Switching from/to an ARM

This is less common than the other situations on this list, but it does come up on occasion.

Choosing to do an adjustable rate mortgage (ARM) should really come down to how long you intend to live-in/keep the home. Many people decide to do an ARM because they don’t believe they will keep the home longer than the term on the ARM. Accepting an ARM almost always comes with a rate that is lower than the prevailing 30 year fixed rate. The reason for the lower rate is that the lender is guaranteeing the rate for a shorter period of time. After the initial fixed rate period the terms are historically worse than the prevailing 30 year fixed rate market.

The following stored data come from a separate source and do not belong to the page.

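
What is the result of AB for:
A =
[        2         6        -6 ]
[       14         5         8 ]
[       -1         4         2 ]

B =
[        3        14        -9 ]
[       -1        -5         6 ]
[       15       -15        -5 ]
AB =
[      -90        88        48 ]
[      157        51      -136 ]
[       23       -64        23 ]

Matrix multiplication: (AB)[i][j] = sum over k of A[i][k] * B[k][j].
  (AB)[0][0] = (2)*(3) + (6)*(-1) + (-6)*(15) = -90
  (AB)[0][1] = (2)*(14) + (6)*(-5) + (-6)*(-15) = 88
  (AB)[0][2] = (2)*(-9) + (6)*(6) + (-6)*(-5) = 48
  (AB)[1][0] = (14)*(3) + (5)*(-1) + (8)*(15) = 157
  (AB)[1][1] = (14)*(14) + (5)*(-5) + (8)*(-15) = 51
  (AB)[1][2] = (14)*(-9) + (5)*(6) + (8)*(-5) = -136
  (AB)[2][0] = (-1)*(3) + (4)*(-1) + (2)*(15) = 23
  (AB)[2][1] = (-1)*(14) + (4)*(-5) + (2)*(-15) = -64
  (AB)[2][2] = (-1)*(-9) + (4)*(6) + (2)*(-5) = 23
AB =
[      -90        88        48 ]
[      157        51      -136 ]
[       23       -64        23 ]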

If you had an adjustable rate mortgage in the last 5 years and it is currently in the adjustable period, chances are that your current effective rate is very low. That is great for now, but if your intentions are to be in your home for the next 10 years, getting the adjustable rate locked into a fixed rate with a predictable payment might be something you want to do.

Choosing to refinance from an ARM to a fixed rate will often increase the monthly payment, but what is gained in this situation is a predictable monthly mortgage payment.

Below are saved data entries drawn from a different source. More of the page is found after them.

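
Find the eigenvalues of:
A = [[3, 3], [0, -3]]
λ = -3, 3

Solve det(A - λI) = 0. For a 2×2 matrix this is λ² - (trace)λ + det = 0.
trace(A) = 3 - 3 = 0.
det(A) = (3)*(-3) - (3)*(0) = -9 - 0 = -9.
Characteristic equation: λ² - (0)λ + (-9) = 0.
Discriminant: (0)² - 4*(-9) = 0 + 36 = 36.
Roots: λ = (0 ± √36) / 2 = -3, 3.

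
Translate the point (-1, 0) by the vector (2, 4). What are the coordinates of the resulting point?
(1, 4)

Translation by (2, 4):
x' = -1 + 2 = 1
y' = 0 + 4 = 4
Homogeneous matrix: [[1, 0, 2], [0, 1, 4], [0, 0, 1]]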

Choosing to refinance from fixed rate to an ARM should decrease the monthly payment and interest, but what is lost is the predictability of the mortgage payment over the full term of the loan. If your intentions are to keep your home for only 5-7 years, this could make more sense for your situation than a traditional fixed rate loan.

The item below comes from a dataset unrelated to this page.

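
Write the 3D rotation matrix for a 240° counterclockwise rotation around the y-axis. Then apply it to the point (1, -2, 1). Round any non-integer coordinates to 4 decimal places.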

Whenever we talk to our customers about refinancing their home loan, one of the most important concerns to address is the cost to refinance. In a refinance scenario, the cost of the refinance is as important as the interest rate. There are many lenders operating in the market that will tell you that the option they are presenting to you is a “no cost” or “low cost” refinance. For the consumer, you have to determine whether they are talking about “out of pocket cost” or actual loan fees. The best way to determine this is to get a written estimate of all costs.